リーダーに求められる最低限の素質は、預かる組織の全体最適を見据えて方向性を示すことです。十分条件を挙げるなら、組織の枠を超えてもう一段上の視座から方針を描ける人物でしょう。分析を突き詰めれば、複雑なものは分解され、個々の特徴が明らかになります。しかし、それを組織全体の最適に組み替えることは容易ではありません。なぜなら、私利私欲が顔を出し、我田引水になりがちだからです。従って、組織・ファーストで考えるべきところを、ミー・ファーストにすり替えてしまうのです。「まずは自分から」というポピュリズム的な思考が蔓延する中で、本当の意味でのリーダーが減っているように感じます。

ここで一度、立ち止まって考えてみてはどうでしょうか。

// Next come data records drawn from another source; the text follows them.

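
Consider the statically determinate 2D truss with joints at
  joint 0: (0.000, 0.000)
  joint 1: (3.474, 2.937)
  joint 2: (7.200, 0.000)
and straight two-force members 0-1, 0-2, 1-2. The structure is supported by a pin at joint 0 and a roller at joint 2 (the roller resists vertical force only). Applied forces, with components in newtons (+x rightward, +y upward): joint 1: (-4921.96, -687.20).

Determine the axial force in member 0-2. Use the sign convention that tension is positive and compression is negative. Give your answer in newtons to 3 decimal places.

N=3 nodes, M=3 members, R=3 reactions → 2N=6, M+R=6
member 0 (0-1): L=4.5491, (cx,cy)=(0.7637,0.6456)
member 1 (0-2): L=7.2000, (cx,cy)=(1.0000,0.0000)
member 2 (1-2): L=4.7444, (cx,cy)=(0.7854,-0.6190)
solve A·x = −loads:
  F[0-1] = -3660.6464 N (compression)
  F[0-2] = -2126.4658 N (compression)
  F[1-2] = +2707.6597 N (tension)
  Rx@0 = +4921.9600 N
  Ry@0 = +2363.3755 N
  Ry@2 = -1676.1755 N

-2126.466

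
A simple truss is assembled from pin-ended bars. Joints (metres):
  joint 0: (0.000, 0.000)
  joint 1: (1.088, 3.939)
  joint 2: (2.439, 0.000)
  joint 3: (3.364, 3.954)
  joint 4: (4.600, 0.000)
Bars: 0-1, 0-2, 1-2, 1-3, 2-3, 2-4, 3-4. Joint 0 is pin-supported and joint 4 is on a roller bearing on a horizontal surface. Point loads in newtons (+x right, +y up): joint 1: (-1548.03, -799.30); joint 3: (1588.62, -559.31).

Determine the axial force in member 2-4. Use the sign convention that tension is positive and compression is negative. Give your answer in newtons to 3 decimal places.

199.440

N=5 nodes, M=7 members, R=3 reactions → 2N=10, M+R=10
member 0 (0-1): L=4.0865, (cx,cy)=(0.2662,0.9639)
member 1 (0-2): L=2.4390, (cx,cy)=(1.0000,0.0000)
member 2 (1-2): L=4.1642, (cx,cy)=(0.3244,-0.9459)
member 3 (1-3): L=2.2760, (cx,cy)=(1.0000,0.0066)
member 4 (2-3): L=4.0608, (cx,cy)=(0.2278,0.9737)
member 5 (2-4): L=2.1610, (cx,cy)=(1.0000,0.0000)
member 6 (3-4): L=4.1427, (cx,cy)=(0.2984,-0.9545)
solve A·x = −loads:
  F[0-1] = -747.5777 N (compression)
  F[0-2] = +239.6271 N (tension)
  F[1-2] = -73.6405 N (compression)
  F[1-3] = +1372.9139 N (tension)
  F[2-3] = +71.5380 N (tension)
  F[2-4] = +199.4403 N (tension)
  F[3-4] = -668.4609 N (compression)
  Rx@0 = -40.5900 N
  Ry@0 = +720.5947 N
  Ry@4 = +638.0153 N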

「自分が会社のリーダー(社長)なら、どうするか」を。誰も頼んでいないのに、会社の全体最適を考えてみる。これがリーダーへの第一歩だと思います。テレワーク文化が定着して久しい今、オンライン化によって生産性が劇的に上がったという話はあまり聞きません。通勤時間や無駄な会議が削減された分、自分に投資できる時間は増えたはずなのに、です。リーダーの役職に就いてからリーダーの仕事を始めるのでは遅いわけです。名もないヒラ社員の頃から、自分が所属する組織全体を俯瞰して戦略的に行動する訓練を積むべきだと思います。そうした人こそ、いざ抜擢されたときに真価を発揮するのです。

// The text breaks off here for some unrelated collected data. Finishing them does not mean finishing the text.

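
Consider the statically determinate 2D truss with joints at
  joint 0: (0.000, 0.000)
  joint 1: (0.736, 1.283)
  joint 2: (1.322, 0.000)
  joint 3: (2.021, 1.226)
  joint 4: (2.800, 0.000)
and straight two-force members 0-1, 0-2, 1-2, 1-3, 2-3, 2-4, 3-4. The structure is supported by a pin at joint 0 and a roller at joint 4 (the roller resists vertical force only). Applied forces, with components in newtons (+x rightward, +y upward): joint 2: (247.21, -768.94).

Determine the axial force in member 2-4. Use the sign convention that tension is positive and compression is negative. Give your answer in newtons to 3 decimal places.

230.682

N=5 nodes, M=7 members, R=3 reactions → 2N=10, M+R=10
member 0 (0-1): L=1.4791, (cx,cy)=(0.4976,0.8674)
member 1 (0-2): L=1.3220, (cx,cy)=(1.0000,0.0000)
member 2 (1-2): L=1.4105, (cx,cy)=(0.4155,-0.9096)
member 3 (1-3): L=1.2863, (cx,cy)=(0.9990,-0.0443)
member 4 (2-3): L=1.4113, (cx,cy)=(0.4953,0.8687)
member 5 (2-4): L=1.4780, (cx,cy)=(1.0000,0.0000)
member 6 (3-4): L=1.4526, (cx,cy)=(0.5363,-0.8440)
solve A·x = −loads:
  F[0-1] = -467.9339 N (compression)
  F[0-2] = +480.0513 N (tension)
  F[1-2] = +467.0406 N (tension)
  F[1-3] = -427.2969 N (compression)
  F[2-3] = +396.1152 N (tension)
  F[2-4] = +230.6816 N (tension)
  F[3-4] = -430.1383 N (compression)
  Rx@0 = -247.2100 N
  Ry@0 = +405.8905 N
  Ry@4 = +363.0495 N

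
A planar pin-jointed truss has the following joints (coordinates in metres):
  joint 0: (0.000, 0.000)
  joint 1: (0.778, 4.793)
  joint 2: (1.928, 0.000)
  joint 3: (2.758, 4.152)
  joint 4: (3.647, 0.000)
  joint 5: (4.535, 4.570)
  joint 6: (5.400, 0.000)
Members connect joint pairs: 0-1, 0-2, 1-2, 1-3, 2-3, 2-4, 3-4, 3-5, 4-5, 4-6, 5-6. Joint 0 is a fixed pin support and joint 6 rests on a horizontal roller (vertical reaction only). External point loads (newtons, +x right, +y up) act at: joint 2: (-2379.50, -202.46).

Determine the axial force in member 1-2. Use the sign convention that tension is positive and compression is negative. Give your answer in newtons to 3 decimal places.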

仕事がオンライン化したことで、勤務態度や努力といった過程は評価しづらくなりました。今は、結果のみが問われる時代です。どんなに頑張っても、アウトプットとして成果が出なければ評価はされないのです。「いや、見てくれている人はきっといる」と思いたい気持ちは分かりますが、リモート画面の向こう側でそれを期待するのは難しいでしょう。だからこそ、アウトプットにこだわるべきなのです。年齢や役職に関係なく、自分の所属する組織、そしてその周囲の関係者まで含めた集合体の付加価値を最大化させるにはどうすべきかを、頼まれもしないのに考え続けられる人。その人こそが、リーダーと呼ぶにふさわしい存在です。

まとめると、リーダーシップとはポジションではなく思考の質です。会社の舵取りを任されたその日から考えるのでは遅い。むしろ、まだ誰にも注目されていない時期に、全体最適を見据える思考を磨いておくことが肝要です。リーダーに求められるのは、頼まれてから動くのではなく、頼まれなくても考えられる力だと思います。